The objective of this study was to investigate the association between periodontitis (PD) and etanercept (ETN) discontinuation in anti-tumor necrosis factor (anti-TNF)-naive patients with rheumatoid arthritis (RA).


This retrospective nationwide population-based cohort study identified 3359 anti-TNF-naive patients with RA (age at diagnosis ≥16 years) in whom ETN treatment was initiated using administrative data. We identified PD exposure within 5 years before ETN initiation and during ETN treatment. Cox proportional hazard models were used to assess ETN discontinuation risk associated with PD within 5 years before ETN initiation, shown as hazard ratios with 95% confidence intervals (CIs). Stratified analyses were performed on the basis of PD during ETN treatment to avoid violating the Cox regression assumptions.


Patients with PD history during the 5 years before ENT initiation had a higher risk of ETN discontinuation compared with those without such history; the hazard ratios of ETN discontinuation were 1.27 (95% CI, 1.01-1.60) and 1.17 (95% CI, 1.06-1.30) among patients with and without PD during ETN treatment, respectively.
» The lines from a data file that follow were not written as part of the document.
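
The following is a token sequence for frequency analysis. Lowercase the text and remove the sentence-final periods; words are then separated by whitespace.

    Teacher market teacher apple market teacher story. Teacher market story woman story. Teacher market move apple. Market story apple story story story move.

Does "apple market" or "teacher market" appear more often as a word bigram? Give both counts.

"apple market": 2 occurrences
"teacher market": 3 occurrences

"teacher market" (3 vs 2)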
Other risk factors included age older than 65 years and daily prednisolone dose greater than 10 mg/d within 1 year before ETN initiation. Concomitant methotrexate, leflunomide, salazopyrin, or hydroxychloroquine administration had a protective effect on ETN discontinuation in patients without PD during ETN treatment, but the protective effect by leflunomide, salazopyrin, and hydroxychloroquine was attenuated in patients with PD during ETN treatment (P for interaction <0.05).


A PD history within 5 years before ETN administration was associated with increased ETN discontinuation risk in anti-TNF-naive patients with RA.